视野远不如江对岸的大觉罗寺佛塔,但也能俯视半座思归城,尤其是靠海那一侧。
夜市种种一览无余。
原来,少庄主带柳穿鱼看的乐子,正是夜市那些玩家。
大白天的,夜市没开张,人不算多。
柳穿鱼于是看到了,夜市四周高高矮矮钉着许多木桩子,以前没有的……几十个玩家分散,在上面蹦跶。
“他们……”
问题没出口,看到有玩家如惊蛇弹射……轻功像模象样的。
还没夸完,便见其火速坠机。
隔着远,柳穿鱼听不到玩家的声音,耳畔自动播放起“啊啊”的惨叫。
摔断了腿。
这人不是最惨的。
他对面的人紧跟着坠机,头下脚上,头磕到木桩石头底座,脑瓜炸开,一命呜呼。
……也不算最可怕。
又有一人,无比谨慎、格外小心,完全不急着“起飞”,一步一个木桩、稳扎稳打地练习。
木桩有高有低,两两距离并非固定的。
一不留神踩空了。
倒没摔破头,或跌断腿,就是……两胯张开,精准直“鸡”。
无需运真气于双目,柳穿鱼手持少庄主献宝的“千里眼”,恰巧捕捉到那玩家的正脸。
涕泪俱下,五官飞天!
那么大冲劲,大概……蛋碎了?
柳穿鱼心有戚戚。
所以说,他练童子功时就先练好蛋,绝不留一丝破绽!
“咳咳……”
少庄主猛地咳嗽起来。
柳穿鱼回神,端详其气色……嗯,没啥问题。
少庄主缓了缓气息,温声细语:“贤弟看到那些流浪客,可有什么感想?”
感想没有,柳穿鱼只是奇怪:“身法不错,他们如何学到的?”
玩家之前学的所谓轻功,就是最粗浅的步法,增加些闪避,蹦跶个一丈二丈,已经了不起了!
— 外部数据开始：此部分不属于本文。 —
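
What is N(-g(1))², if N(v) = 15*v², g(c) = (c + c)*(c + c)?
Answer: 57600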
此时看夜市,人人都学了身法,目测在黄品(紫阶),是什么奇遇?
少庄主无所不知,给他说明:“乘风散人爱宠走失,这些流浪客帮忙找回,一只不少……散人大悦,赞流浪客心诚,便面众传授一套‘行风无足’大轻功。”
柳穿鱼下意识点头。
“无足”一词确实精确,这不,又有二人摔得四脚脱离、飞上天了!
柳穿鱼对乘风散人有所耳闻。
散修,天级巅峰。
就好奇问:“是何爱宠?”
很难找?居然愿自降身份,给流浪客传授身法!
少庄主回:“一窝黑珍珠蚁。”
柳穿鱼:“……”
珍珠蚁,米粒大的一种蚂蚁,色泽如珍珠,故曰“珍珠蚁”;
珍珠蚁因出生环境有异,而变异成黑珍珠蚁,只有普通珍珠蚁的头颅大,个体小的能穿针眼了都……一窝黑珍珠蚁,不说上万,起码也有大几千。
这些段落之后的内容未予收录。